Until, that is, I went to a friend's party in Devon, where the parking area was in a rutted field. (Don't read this bit, Citroen* Press Fleet Department.) After badly graunching the bottom of the car a couple of times and getting stuck on top of a big rock, I suddenly saw the little "up" and "down" buttons on the centre console. Once the car had been elevated, I flew over the churned-up ground with no further problems except for a whistling noise coming from the exhaust.

I encountered a similar off-road challenge while filming at the Creamfields music festival outside Liverpool, where again the parking was on a claggy field. With just a push of the button, I was able to float across the rutted terrain with elegant insouciance, while lesser luxury vehicles bottomed out and stranded their passengers far from the artists' area, so that they were forced to walk through the clinging mud in their fashionable pointy boots and flimsy trainers and thus arrived at the hospitality tent with their footwear in tatters, while my backless Jimmy Choos remained intact and were, frankly, the talk of the festival.

The next time I found this facility useful was when I was taking my 92-year-old mother for a drive.
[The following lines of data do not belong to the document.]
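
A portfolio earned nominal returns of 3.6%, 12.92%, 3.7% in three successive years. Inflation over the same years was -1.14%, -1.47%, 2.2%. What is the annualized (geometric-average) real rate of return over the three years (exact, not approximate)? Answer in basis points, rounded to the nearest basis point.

Compound the nominal returns: 1.0360 × 1.1292 × 1.0370 = 1.21313569.
Compound inflation: 0.9886 × 0.9853 × 1.0220 = 0.99549707.
Deflate: 1.21313569 / 0.99549707 = 1.21862307.
Annualized real rate = 1.21862307^(1/3) − 1 = 6.8128% → 681 basis points.

681 basis points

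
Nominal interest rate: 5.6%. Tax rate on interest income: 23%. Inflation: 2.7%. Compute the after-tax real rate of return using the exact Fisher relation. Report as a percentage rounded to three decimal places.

1.570%

After-tax nominal return = 5.6% × (1 − 0.23) = 4.3120%.
1 + r = 1.04312 / 1.02700 = 1.015696
After-tax real rate = 1.015696 − 1 → 1.570%.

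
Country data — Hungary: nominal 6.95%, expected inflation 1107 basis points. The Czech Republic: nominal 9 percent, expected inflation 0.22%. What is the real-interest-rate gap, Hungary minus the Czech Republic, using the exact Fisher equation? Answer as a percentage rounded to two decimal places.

-12.47%

Hungary: (1 + 0.0695)/(1 + 0.1107) − 1 = -3.7094%
The Czech Republic: (1 + 0.0900)/(1 + 0.0022) − 1 = 8.7607%
Differential = -3.7094% − 8.7607% = -12.4701% → -12.47%.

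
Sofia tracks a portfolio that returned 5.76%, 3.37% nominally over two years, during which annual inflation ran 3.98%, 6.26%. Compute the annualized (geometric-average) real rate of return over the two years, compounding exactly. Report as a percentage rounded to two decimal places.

-0.53%

Nominal growth factor = 1.0576 × 1.0337 = 1.09324112
Price-level growth factor = 1.0398 × 1.0626 = 1.10489148
Real growth factor = 1.09324112 / 1.10489148 = 0.98945565
Annualized real rate = 0.98945565^(1/2) − 1 = -0.5286% → -0.53%.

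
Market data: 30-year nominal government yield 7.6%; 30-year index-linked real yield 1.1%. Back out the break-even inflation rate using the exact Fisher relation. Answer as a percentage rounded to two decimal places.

6.43%

(1 + π) = (1 + i)/(1 + r) = 1.07600 / 1.01100 = 1.064293
Break-even inflation = 1.064293 − 1 → 6.43%.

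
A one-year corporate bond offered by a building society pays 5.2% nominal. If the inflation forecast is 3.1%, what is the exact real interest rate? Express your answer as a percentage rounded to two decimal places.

2.04%

1 + r = 1.05200 / 1.03100 = 1.020369
r = 1.020369 − 1 = 2.0369%, i.e. 2.04%.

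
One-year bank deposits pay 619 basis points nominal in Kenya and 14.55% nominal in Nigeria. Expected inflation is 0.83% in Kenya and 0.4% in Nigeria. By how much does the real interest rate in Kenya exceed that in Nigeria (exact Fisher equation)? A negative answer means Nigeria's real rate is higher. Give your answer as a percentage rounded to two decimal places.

Kenya: (1 + 0.0619)/(1 + 0.0083) − 1 = 5.3159%
Nigeria: (1 + 0.1455)/(1 + 0.0040) − 1 = 14.0936%
Differential = 5.3159% − 14.0936% = -8.7777% → -8.78%.

-8.78%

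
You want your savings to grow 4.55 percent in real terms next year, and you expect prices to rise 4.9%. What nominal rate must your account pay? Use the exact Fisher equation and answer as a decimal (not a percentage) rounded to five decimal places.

(1 + i) = (1 + r)(1 + π) = 1.04550 × 1.04900 = 1.0967295
i = 1.0967295 − 1, so the required nominal rate is 0.09673.

0.09673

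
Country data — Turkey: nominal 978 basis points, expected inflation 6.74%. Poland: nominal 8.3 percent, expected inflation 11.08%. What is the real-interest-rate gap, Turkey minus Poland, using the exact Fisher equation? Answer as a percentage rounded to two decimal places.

Turkey: (1 + 0.0978)/(1 + 0.0674) − 1 = 2.8480%
Poland: (1 + 0.0830)/(1 + 0.1108) − 1 = -2.5027%
Differential = 2.8480% − (-2.5027%) = 5.3507% → 5.35%.

5.35%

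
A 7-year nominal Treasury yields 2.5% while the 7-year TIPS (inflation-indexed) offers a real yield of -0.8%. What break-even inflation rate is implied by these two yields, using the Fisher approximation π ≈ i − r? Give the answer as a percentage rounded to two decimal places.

π ≈ i − r = 2.5% − (-0.8%) → 3.30%.

3.30%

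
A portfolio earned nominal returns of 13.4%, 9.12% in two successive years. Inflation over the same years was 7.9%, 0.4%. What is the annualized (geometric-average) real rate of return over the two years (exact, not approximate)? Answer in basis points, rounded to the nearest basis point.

688 basis points

Compound the nominal returns: 1.1340 × 1.0912 = 1.23742080.
Compound inflation: 1.0790 × 1.0040 = 1.08331600.
Deflate: 1.23742080 / 1.08331600 = 1.14225286.
Annualized real rate = 1.14225286^(1/2) − 1 = 6.8762% → 688 basis points.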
Though she is largely confined to a wheelchair, she can get in and out of a car on her own but finds it difficult to raise herself from a low-slung seat. This was always a problem with my Alfa.

However, once the Citroen was raised to the full height, she was able to leap in and out of it with all the agility of a 91-year-old. Now, thanks to the C6's air suspension, I have the pleasure of driving my mother about nearly every day, to the Marxist bingo, the chiropodist and her pensioners' radical feminist book group. Thanks Citroen!